For orbital motion, the total energy is negative and is equal to the kinetic energy but with a negative sign. Use the angular momentum formula to find relationships between kinetic and potential energy.

Answer 1

The Correct Option is B

Step 1: Angular momentum \( J \) relates to kinetic energy \( K \) and radius \( R \) as:

\[ J = mRv \]

where \( v \) is the satellite's velocity.

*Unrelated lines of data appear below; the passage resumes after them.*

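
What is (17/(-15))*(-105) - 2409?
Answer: -2290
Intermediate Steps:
(17/(-15))*(-105) - 2409 = (17*(-1/15))*(-105) - 2409 = -17/15*(-105) - 2409 = 119 - 2409 = -2290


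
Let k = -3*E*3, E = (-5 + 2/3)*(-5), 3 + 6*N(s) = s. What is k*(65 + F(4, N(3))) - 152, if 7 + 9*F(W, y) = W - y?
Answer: -12762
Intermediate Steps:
N(s) = -1/2 + s/6
F(W, y) = -7/9 - y/9 + W/9 (F(W, y) = -7/9 + (W - y)/9 = -7/9 + (-y/9 + W/9) = -7/9 - y/9 + W/9)
E = 65/3 (E = (-5 + 2*(1/3))*(-5) = (-5 + 2/3)*(-5) = -13/3*(-5) = 65/3 ≈ 21.667)
k = -195 (k = -3*65/3*3 = -65*3 = -195)
k*(65 + F(4, N(3))) - 152 = -195*(65 + (-7/9 - (-1/2 + (1/6)*3)/9 + (1/9)*4)) - 152 = -195*(65 + (-7/9 - (-1/2 + 1/2)/9 + 4/9)) - 152 = -195*(65 + (-7/9 - 1/9*0 + 4/9)) - 152 = -195*(65 + (-7/9 + 0 + 4/9)) - 152 = -195*(65 - 1/3) - 152 = -195*194/3 - 152 = -12610 - 152 = -12762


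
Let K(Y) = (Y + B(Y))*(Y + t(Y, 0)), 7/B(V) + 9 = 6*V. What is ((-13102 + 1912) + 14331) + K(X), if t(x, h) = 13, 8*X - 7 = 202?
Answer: 157536743/37824 ≈ 4165.0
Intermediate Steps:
X = 209/8 (X = 7/8 + (⅛)*202 = 7/8 + 101/4 = 209/8 ≈ 26.125)
B(V) = 7/(-9 + 6*V)
K(Y) = (13 + Y)*(Y + 7/(3*(-3 + 2*Y))) (K(Y) = (Y + 7/(3*(-3 + 2*Y)))*(Y + 13) = (Y + 7/(3*(-3 + 2*Y)))*(13 + Y) = (13 + Y)*(Y + 7/(3*(-3 + 2*Y))))
((-13102 + 1912) + 14331) + K(X) = ((-13102 + 1912) + 14331) + (91 - 110*209/8 + 6*(209/8)³ + 69*(209/8)²)/(3*(-3 + 2*(209/8))) = (-11190 + 14331) + (91 - 11495/4 + 6*(9129329/512) + 69*(43681/64))/(3*(-3 + 209/4)) = 3141 + (91 - 11495/4 + 27387987/256 + 3013989/64)/(3*(197/4)) = 3141 + (⅓)*(4/197)*(38731559/256) = 3141 + 38731559/37824 = 157536743/37824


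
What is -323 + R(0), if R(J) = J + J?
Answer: -323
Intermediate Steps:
R(J) = 2*J
-323 + R(0) = -323 + 2*0 = -323 + 0 = -323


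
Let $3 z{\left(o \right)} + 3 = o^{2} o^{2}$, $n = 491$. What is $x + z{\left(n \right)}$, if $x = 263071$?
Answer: $\frac{58120837771}{3} \approx 1.9374 \cdot 10^{10}$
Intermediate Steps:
$z{\left(o \right)} = -1 + \frac{o^{4}}{3}$ ($z{\left(o \right)} = -1 + \frac{o^{2} o^{2}}{3} = -1 + \frac{o^{4}}{3}$)
$x + z{\left(n \right)} = 263071 - \left(1 - \frac{491^{4}}{3}\right) = 263071 + \left(-1 + \frac{1}{3} \cdot 58120048561\right) = 263071 + \left(-1 + \frac{58120048561}{3}\right) = 263071 + \frac{58120048558}{3} = \frac{58120837771}{3}$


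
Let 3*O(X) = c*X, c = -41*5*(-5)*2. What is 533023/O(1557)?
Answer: 533023/1063950 ≈ 0.50099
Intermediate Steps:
c = 2050 (c = -(-1025)*2 = -41*(-50) = 2050)
O(X) = 2050*X/3 (O(X) = (2050*X)/3 = 2050*X/3)
533023/O(1557) = 533023/(((2050/3)*1557)) = 533023/1063950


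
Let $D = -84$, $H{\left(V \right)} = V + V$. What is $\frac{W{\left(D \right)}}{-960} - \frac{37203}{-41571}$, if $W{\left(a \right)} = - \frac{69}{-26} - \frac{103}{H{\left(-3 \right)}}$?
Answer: $\frac{151193993}{172935360} \approx 0.87428$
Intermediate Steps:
$H{\left(V \right)} = 2 V$
$W{\left(a \right)} = \frac{773}{39}$ ($W{\left(a \right)} = - \frac{69}{-26} - \frac{103}{2 \left(-3\right)} = \left(-69\right) \left(- \frac{1}{26}\right) - \frac{103}{-6} = \frac{69}{26} - - \frac{103}{6} = \frac{69}{26} + \frac{103}{6} = \frac{773}{39}$)
$\frac{W{\left(D \right)}}{-960} - \frac{37203}{-41571} = \frac{773}{39 \left(-960\right)} - \frac{37203}{-41571} = \frac{773}{39} \left(- \frac{1}{960}\right) - - \frac{12401}{13857} = - \frac{773}{37440} + \frac{12401}{13857} = \frac{151193993}{172935360}$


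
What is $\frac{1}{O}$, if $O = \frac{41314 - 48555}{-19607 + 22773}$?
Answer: $- \frac{3166}{7241} \approx -0.43723$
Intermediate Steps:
$O = - \frac{7241}{3166} \approx -2.2871$
$\frac{1}{O} = \frac{1}{- \frac{7241}{3166}} = - \frac{3166}{7241}$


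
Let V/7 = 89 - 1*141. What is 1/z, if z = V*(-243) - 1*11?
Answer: 1/88441 ≈ 1.1307e-5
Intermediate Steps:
V = -364 (V = 7*(89 - 1*141) = 7*(89 - 141) = 7*(-52) = -364)
z = 88441 (z = -364*(-243) - 1*11 = 88452 - 11 = 88441)
1/z = 1/88441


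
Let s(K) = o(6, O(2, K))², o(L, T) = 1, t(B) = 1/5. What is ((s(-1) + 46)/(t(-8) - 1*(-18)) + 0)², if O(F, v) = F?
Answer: 55225/8281 ≈ 6.6689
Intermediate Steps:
t(B) = ⅕
s(K) = 1 (s(K) = 1² = 1)
((s(-1) + 46)/(t(-8) - 1*(-18)) + 0)² = ((1 + 46)/(⅕ - 1*(-18)) + 0)² = (47/(⅕ + 18) + 0)² = (47/(91/5) + 0)² = (47*(5/91) + 0)² = (235/91 + 0)² = (235/91)² = 55225/8281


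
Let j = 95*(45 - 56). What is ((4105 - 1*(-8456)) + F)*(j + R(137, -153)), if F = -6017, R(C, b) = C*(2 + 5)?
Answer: -562784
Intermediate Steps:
R(C, b) = 7*C (R(C, b) = C*7 = 7*C)
j = -1045 (j = 95*(-11) = -1045)
((4105 - 1*(-8456)) + F)*(j + R(137, -153)) = ((4105 - 1*(-8456)) - 6017)*(-1045 + 7*137) = ((4105 + 8456) - 6017)*(-1045 + 959) = (12561 - 6017)*(-86) = 6544*(-86) = -562784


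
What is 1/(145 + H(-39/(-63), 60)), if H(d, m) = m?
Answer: 1/205 ≈ 0.0048781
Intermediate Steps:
1/(145 + H(-39/(-63), 60)) = 1/(145 + 60) = 1/205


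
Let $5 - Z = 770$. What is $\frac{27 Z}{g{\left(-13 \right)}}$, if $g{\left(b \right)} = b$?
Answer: $\frac{20655}{13} \approx 1588.8$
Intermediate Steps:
$Z = -765$ ($Z = 5 - 770 = -765$)
$\frac{27 Z}{g{\left(-13 \right)}} = \frac{27 \left(-765\right)}{-13} = \left(-20655\right) \left(- \frac{1}{13}\right) = \frac{20655}{13}$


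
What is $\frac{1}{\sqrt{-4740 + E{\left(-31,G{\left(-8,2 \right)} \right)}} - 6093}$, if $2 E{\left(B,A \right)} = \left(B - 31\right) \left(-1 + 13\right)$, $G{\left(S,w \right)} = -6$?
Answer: $- \frac{677}{4125529} - \frac{2 i \sqrt{142}}{12376587} \approx -0.0001641 - 1.9256 \cdot 10^{-6} i$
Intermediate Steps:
$E{\left(B,A \right)} = -186 + 6 B$ ($E{\left(B,A \right)} = \frac{\left(B - 31\right) \left(-1 + 13\right)}{2} = \frac{\left(-31 + B\right) 12}{2} = \frac{-372 + 12 B}{2} = -186 + 6 B$)
$\frac{1}{\sqrt{-4740 + E{\left(-31,G{\left(-8,2 \right)} \right)}} - 6093} = \frac{1}{\sqrt{-4740 + \left(-186 + 6 \left(-31\right)\right)} - 6093} = \frac{1}{\sqrt{-4740 - 372} - 6093} = \frac{1}{\sqrt{-5112} - 6093} = \frac{1}{6 i \sqrt{142} - 6093} = \frac{1}{-6093 + 6 i \sqrt{142}}$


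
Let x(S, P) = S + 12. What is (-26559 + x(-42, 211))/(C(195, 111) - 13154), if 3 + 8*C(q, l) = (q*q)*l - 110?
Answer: -35452/685905 ≈ -0.051686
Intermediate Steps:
C(q, l) = -113/8 + l*q**2/8 (C(q, l) = -3/8 + ((q*q)*l - 110)/8 = -3/8 + (q**2*l - 110)/8 = -3/8 + (l*q**2 - 110)/8 = -3/8 + (-110 + l*q**2)/8 = -3/8 + (-55/4 + l*q**2/8) = -113/8 + l*q**2/8)
x(S, P) = 12 + S
(-26559 + x(-42, 211))/(C(195, 111) - 13154) = (-26559 + (12 - 42))/((-113/8 + (1/8)*111*195**2) - 13154) = (-26559 - 30)/((-113/8 + (1/8)*111*38025) - 13154) = -26589/((-113/8 + 4220775/8) - 13154) = -26589/(2110331/4 - 13154) = -26589/2057715/4 = -26589*4/2057715 = -35452/685905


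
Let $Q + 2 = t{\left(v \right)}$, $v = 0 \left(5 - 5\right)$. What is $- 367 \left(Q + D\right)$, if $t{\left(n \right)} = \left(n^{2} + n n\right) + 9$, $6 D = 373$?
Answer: $- \frac{152305}{6} \approx -25384.0$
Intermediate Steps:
$D = \frac{373}{6}$ ($D = \frac{1}{6} \cdot 373 = \frac{373}{6} \approx 62.167$)
$v = 0$ ($v = 0 \cdot 0 = 0$)
$t{\left(n \right)} = 9 + 2 n^{2}$ ($t{\left(n \right)} = \left(n^{2} + n^{2}\right) + 9 = 2 n^{2} + 9 = 9 + 2 n^{2}$)
$Q = 7$ ($Q = -2 + \left(9 + 2 \cdot 0^{2}\right) = -2 + \left(9 + 2 \cdot 0\right) = -2 + \left(9 + 0\right) = -2 + 9 = 7$)
$- 367 \left(Q + D\right) = - 367 \left(7 + \frac{373}{6}\right) = \left(-367\right) \frac{415}{6} = - \frac{152305}{6}$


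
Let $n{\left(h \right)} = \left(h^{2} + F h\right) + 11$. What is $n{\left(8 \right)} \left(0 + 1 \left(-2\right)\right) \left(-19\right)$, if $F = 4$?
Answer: $4066$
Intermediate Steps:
$n{\left(h \right)} = 11 + h^{2} + 4 h$ ($n{\left(h \right)} = \left(h^{2} + 4 h\right) + 11 = 11 + h^{2} + 4 h$)
$n{\left(8 \right)} \left(0 + 1 \left(-2\right)\right) \left(-19\right) = \left(11 + 8^{2} + 4 \cdot 8\right) \left(0 + 1 \left(-2\right)\right) \left(-19\right) = \left(11 + 64 + 32\right) \left(0 - 2\right) \left(-19\right) = 107 \left(-2\right) \left(-19\right) = \left(-214\right) \left(-19\right) = 4066$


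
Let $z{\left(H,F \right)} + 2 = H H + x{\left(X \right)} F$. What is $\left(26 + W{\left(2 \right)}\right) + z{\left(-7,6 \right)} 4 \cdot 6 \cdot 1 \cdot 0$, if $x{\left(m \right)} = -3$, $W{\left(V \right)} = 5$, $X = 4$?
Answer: $31$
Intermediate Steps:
$z{\left(H,F \right)} = -2 + H^{2} - 3 F$ ($z{\left(H,F \right)} = -2 - \left(3 F - H H\right) = -2 - \left(- H^{2} + 3 F\right) = -2 + H^{2} - 3 F$)
$\left(26 + W{\left(2 \right)}\right) + z{\left(-7,6 \right)} 4 \cdot 6 \cdot 1 \cdot 0 = \left(26 + 5\right) + \left(-2 + \left(-7\right)^{2} - 18\right) 4 \cdot 6 \cdot 1 \cdot 0 = 31 + \left(-2 + 49 - 18\right) 4 \cdot 6 \cdot 0 = 31 + 29 \cdot 24 \cdot 0 = 31 + 29 \cdot 0 = 31 + 0 = 31$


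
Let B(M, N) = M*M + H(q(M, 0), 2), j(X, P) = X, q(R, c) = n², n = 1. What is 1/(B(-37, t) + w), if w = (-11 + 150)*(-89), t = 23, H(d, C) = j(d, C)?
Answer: -1/11001 ≈ -9.0901e-5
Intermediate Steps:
q(R, c) = 1 (q(R, c) = 1² = 1)
H(d, C) = d
w = -12371 (w = 139*(-89) = -12371)
B(M, N) = 1 + M² (B(M, N) = M*M + 1 = M² + 1 = 1 + M²)
1/(B(-37, t) + w) = 1/((1 + (-37)²) - 12371) = 1/((1 + 1369) - 12371) = 1/(1370 - 12371) = 1/(-11001) = -1/11001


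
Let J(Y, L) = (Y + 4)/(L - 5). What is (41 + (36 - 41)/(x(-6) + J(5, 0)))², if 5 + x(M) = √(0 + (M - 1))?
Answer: 2*(290895*√7 + 859693*I)/(340*√7 + 981*I) ≈ 1733.7 + 20.692*I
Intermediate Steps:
x(M) = -5 + √(-1 + M) (x(M) = -5 + √(0 + (M - 1)) = -5 + √(0 + (-1 + M)) = -5 + √(-1 + M))
J(Y, L) = (4 + Y)/(-5 + L)
(41 + (36 - 41)/(x(-6) + J(5, 0)))² = (41 + (36 - 41)/((-5 + √(-1 - 6)) + (4 + 5)/(-5 + 0)))² = (41 - 5/((-5 + √(-7)) + 9/(-5)))² = (41 - 5/((-5 + I*√7) - ⅕*9))² = (41 - 5/((-5 + I*√7) - 9/5))² = (41 - 5/(-34/5 + I*√7))²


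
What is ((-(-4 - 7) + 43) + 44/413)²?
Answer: 499343716/170569 ≈ 2927.5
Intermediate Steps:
((-(-4 - 7) + 43) + 44/413)² = ((-1*(-11) + 43) + 44*(1/413))² = ((11 + 43) + 44/413)² = (54 + 44/413)² = (22346/413)² = 499343716/170569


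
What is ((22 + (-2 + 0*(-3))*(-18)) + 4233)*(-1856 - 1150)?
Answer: -12898746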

Step 2: Total kinetic energy is:

\[ K = \frac{1}{2} mv^2 \]

Using \( J = mRv \), solve for \( v \) and substitute into the kinetic energy equation to get:

\[ K = \frac{J^2}{2mR^2}. \]

Step 3: Total energy \( E \) of the satellite is the sum of kinetic and potential energy. Potential energy is \( U = -\frac{GMm}{R} \), where \( G \) is the gravitational constant and \( M \) is Earth's mass. Total energy is then:

\[ E = K + U = \frac{J^2}{2mR^2} - \frac{GMm}{R}. \]

Thus, the correct answer is \( K = \frac{J^2}{2mR^2} \) and \( E = -\frac{J^2}{2mR^2} \).